Elimden geldiğince, söz verdiğim şekilde bu sene daha fazla paylaşım yapmaya çalışacağım. Fırsat buldukça bir iki satır karalamaya devam edeceğim. Fakat son bir kaç günüm biraz stresli ve yoğun geçti. Bir çok şeye yeteri kadar odaklanamadım. Odaklanmakta zorlandım…
Genellikle akşamları eve geçince, kafam rahat olursa kitap dışında dergi ya da gazete okumaya çalışıyorum. (Gazete mi demeyin Oksijen gazetesinden bahsediyorum…) Her ne kadar ara ara yeni GQ dergileri alıyor olsam da arada eskilerini de açar gözüme güzel gelen moda sayfalarına uzun uzun bakar, makaleleri tekrar okumaya çalışırım. Tabii GQ okuyoruz da ne değişiyor diye sormayın… Okumak güzeldir. Bu arada sadece GQ değil, aylık edebiyat ve felsefe dergilerini de düzenli takip etmeye çalışıyorum… Ancak yukarıda da bahsettim ya, son bir kaç gündür; hatta bir kaç haftadır karmaşıklık ve yoğunluk aldı başını gidiyor…
Bu akşam sakin bir günün ardından bir kaç ay önce aldığım Kafka Okur dergisinin kapağında Oscar Wilde’ın olduğunu hatırladım… Tabii ki sayfaları yeniden çevirmeden, bir iki satır bir şeyler okumadan günü sonlandırmak olmazdı…
Her birimiz içimizde taşırız, hem Cenneti hem Cehennemi.
Oscar Wilde
Oscar Wilde’ın trajik yaşamı hakkında bir şeyler karalayacak değilim. Ancak ünlü Reading Baladı’ndan (ki dergiyi okuyunca haberim olmuştu, iyi ki de olmuş.) bir kaç satırı sizlerle paylaşmak istiyorum…
…
Kulak verin sözlerime iyice
Herkes öldürebilir sevdiğini,
Kimi bir bakışıyla yapar bunu
Kimi dalkavukça sözlerle…
Korkaklar öpücük ile öldürür
Yürekliler kılıç darbeleriyle.
Kimi gençken öldürür sevdiğini
Kimileri yaşlı iken öldürür;
Şehvetli ellerle öldürür kimi
Kimi altından ellerle öldürür.
Merhametli kişi bıçak kullanır
Çünkü bıçakla ölen çabuk soğur…
Kimi aşk kısadır, kimi uzundur
Kimi satar kimi de satın alır.
Kimi gözyaşı döker öldürürken;
Kimi kılı kıpırdamadan öldürür!
Herkes öldürebilir sevdiğini
Ama herkes öldürdü diye ölmez…
…
Tabii derginin sayfalarını karıştırıp okumaya devam ederken, son sayfaya geldim biraz gözlerim yorulmuş halde… Ne de güzel sonlanmış meğer dergi şu satırlarla beraber…

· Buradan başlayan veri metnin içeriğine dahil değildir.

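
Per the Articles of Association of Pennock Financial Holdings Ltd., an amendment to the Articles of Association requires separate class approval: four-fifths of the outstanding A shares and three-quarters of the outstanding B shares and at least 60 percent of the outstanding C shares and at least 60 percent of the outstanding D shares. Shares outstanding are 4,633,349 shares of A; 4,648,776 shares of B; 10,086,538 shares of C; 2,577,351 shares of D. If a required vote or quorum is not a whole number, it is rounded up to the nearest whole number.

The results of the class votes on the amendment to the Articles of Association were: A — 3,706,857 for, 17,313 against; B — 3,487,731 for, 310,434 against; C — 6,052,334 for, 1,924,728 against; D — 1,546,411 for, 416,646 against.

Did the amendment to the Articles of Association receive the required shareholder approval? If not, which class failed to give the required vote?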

Sevdiğimiz zaman, aşk o kadar büyüktür ki, bir bütün olarak içimize sığmaz; sevdiğimiz insana doğru yayılır, onda kendisini durduran, başlangıç noktasına geri dönmeye zorlayan bir yüzey bulur; işte karşımızdakinin hisleri dediğimiz şey, kendi sevgimizin çarpıp geri dönüşüdür; bizi gidişten daha fazla etkilemesinin, büyülemesinin sebebiyse, kendimizden çıktığını fark etmeyişimizdir.
Marcel PROUST
Kalın sağlıcakla… Sevgilerle, saygılarla.